As per a recent report by Emkay Global Financial Services, occupiers of commercial real estate space such as co-working, media and telecom are the worst hit. The IT sector, which is a large consumer of the commercial space in the country, has been on a wait and watch mode despite the sector doing very well. The IT sector is overall one third of the total demand in real estate, and the demand is down 23 per cent year on year.
Experts say that the concept of work from home (WFH) that was adopted as a pertinent precautionary measure to keep the pandemic in control, is by far the biggest challenge which the COVID-19 outbreak has brought to the office market in big cities, especially the IT city of Bengaluru which has a huge chunk of IT professionals. With the pandemic continuing unabated, most companies have switched to work from home. This has led to demand shrinking in the office market and eventually causing higher vacancy levels in the office space across the country.
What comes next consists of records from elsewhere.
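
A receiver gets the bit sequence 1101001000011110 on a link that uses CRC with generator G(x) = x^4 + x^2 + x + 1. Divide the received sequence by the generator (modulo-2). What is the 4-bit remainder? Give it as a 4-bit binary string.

0000

Modulo-2 division of 1101001000011110 by 10111:
  pos 0: 11010 XOR 10111 = 01101
  pos 1: 11010 XOR 10111 = 01101
  pos 2: 11011 XOR 10111 = 01100
  pos 3: 11000 XOR 10111 = 01111
  pos 4: 11110 XOR 10111 = 01001
  pos 5: 10010 XOR 10111 = 00101
  pos 7: 10101 XOR 10111 = 00010
  pos 10: 10111 XOR 10111 = 00000
Remainder = 0000 (zero — the frame passes the CRC check).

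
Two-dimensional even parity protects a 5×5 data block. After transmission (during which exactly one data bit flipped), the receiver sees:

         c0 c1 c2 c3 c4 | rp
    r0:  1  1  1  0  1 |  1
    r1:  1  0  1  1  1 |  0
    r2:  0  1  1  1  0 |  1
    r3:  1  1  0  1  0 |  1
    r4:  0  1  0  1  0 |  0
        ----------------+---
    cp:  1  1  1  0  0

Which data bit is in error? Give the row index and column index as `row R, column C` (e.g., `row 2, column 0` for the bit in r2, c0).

row 0, column 1

Recompute each row's even parity and compare to rp:
  r0: data parity 0, sent rp 1 → mismatch
  r1: data parity 0, sent rp 0 → ok
  r2: data parity 1, sent rp 1 → ok
  r3: data parity 1, sent rp 1 → ok
  r4: data parity 0, sent rp 0 → ok
Recompute each column's even parity and compare to cp:
  c0: data parity 1, sent cp 1 → ok
  c1: data parity 0, sent cp 1 → mismatch
  c2: data parity 1, sent cp 1 → ok
  c3: data parity 0, sent cp 0 → ok
  c4: data parity 0, sent cp 0 → ok
Exactly one row (r0) and one column (c1) fail → the flipped bit is at their intersection.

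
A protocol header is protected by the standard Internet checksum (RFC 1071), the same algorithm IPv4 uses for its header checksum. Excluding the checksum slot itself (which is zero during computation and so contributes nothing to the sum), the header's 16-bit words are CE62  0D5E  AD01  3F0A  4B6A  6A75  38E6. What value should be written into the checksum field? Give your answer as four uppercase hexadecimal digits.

One's-complement addition (fold any carry out of bit 15 back into bit 0):
  0xCE62 + 0x0D5E = 0x0DBC0
  0xDBC0 + 0xAD01 = 0x188C1 → wrap carry → 0x88C2
  0x88C2 + 0x3F0A = 0x0C7CC
  0xC7CC + 0x4B6A = 0x11336 → wrap carry → 0x1337
  0x1337 + 0x6A75 = 0x07DAC
  0x7DAC + 0x38E6 = 0x0B692
One's-complement sum = 0xB692.
Checksum = ~0xB692 & 0xFFFF = 0x496D.

496D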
As per Vestian Global Workplace Services, in Bengaluru for instance, transaction activity was considerably impacted during the second quarter of the year (April to June 2020) and the quarterly year-on-year office space absorption took a hit of 43 per cent. There were also reports regarding cases of lease re-negotiations as well as consideration of relinquishing office space by many occupiers to bring about cost savings. Consequently, with corporates deterring to commit to new office space, vacancy rates that were recorded at 5.6 per cent in Q1 2020, increased to 6.5 per cent in Q2 2020.
“In the IT city, there has been a positive note. The city’s office market has observed better traction in Q3 2020 as compared with the previous quarter, thereby limiting the upward trajectory of the vacancy rate in Bengaluru. We believe that a revival for the city’s office market is on the cards and with offices opening up to resume their operations post the lockdown, the apprehension regarding increasing empty office spaces will gradually ebb away in the forthcoming period,” said Shrinivas Rao, CEO-APAC, Vestian Global Workplace Services.
Experts say there has been a rethinking of formats as far as the occupancy of the commercial real estate segment is concerned with many trying to consolidate their stores and lease or rent out less commercial spaces as they have started adopting a mix of hybrid offline and online models in order to cater to customers both online as well as offline due to the pandemic.
“Many retailers are now adopting new formats of shopping places and are going for spaces in the range of 1,500 to 2,000sqft rather than very large format stores as in the past in order to cater to both the online and the offline model. Many fashion labels, restaurants, micro breweries etc have also consolidated their stores, which is the new normal,” said Vineet Surana, director of APS Property Solutions Limited.
On the positive side, though there has been an exodus of many technology companies and startups have given up their office space, there are a few who are still hanging on to their spaces. Bengaluru-based legal startup such as SignDesk has not left its offices completely vacant since its operations staff need to be in the office premises to ensure the functioning of its digital stamping solution.
“With the situation normalising, we have decided to open our offices for all employees next month for two days a week. We are also in the process of opening satellite offices in other towns such as Mangalore and Vizag for employees who have travelled there when the pandemic first broke out. Office life will look very different when we open next month, with employees maintaining distance at all times and disinfecting at regular intervals. However, we are looking forward to seeing and working with our colleagues in the flesh once again,” remarked Ashok Kadsur, co-founder, SignDesk.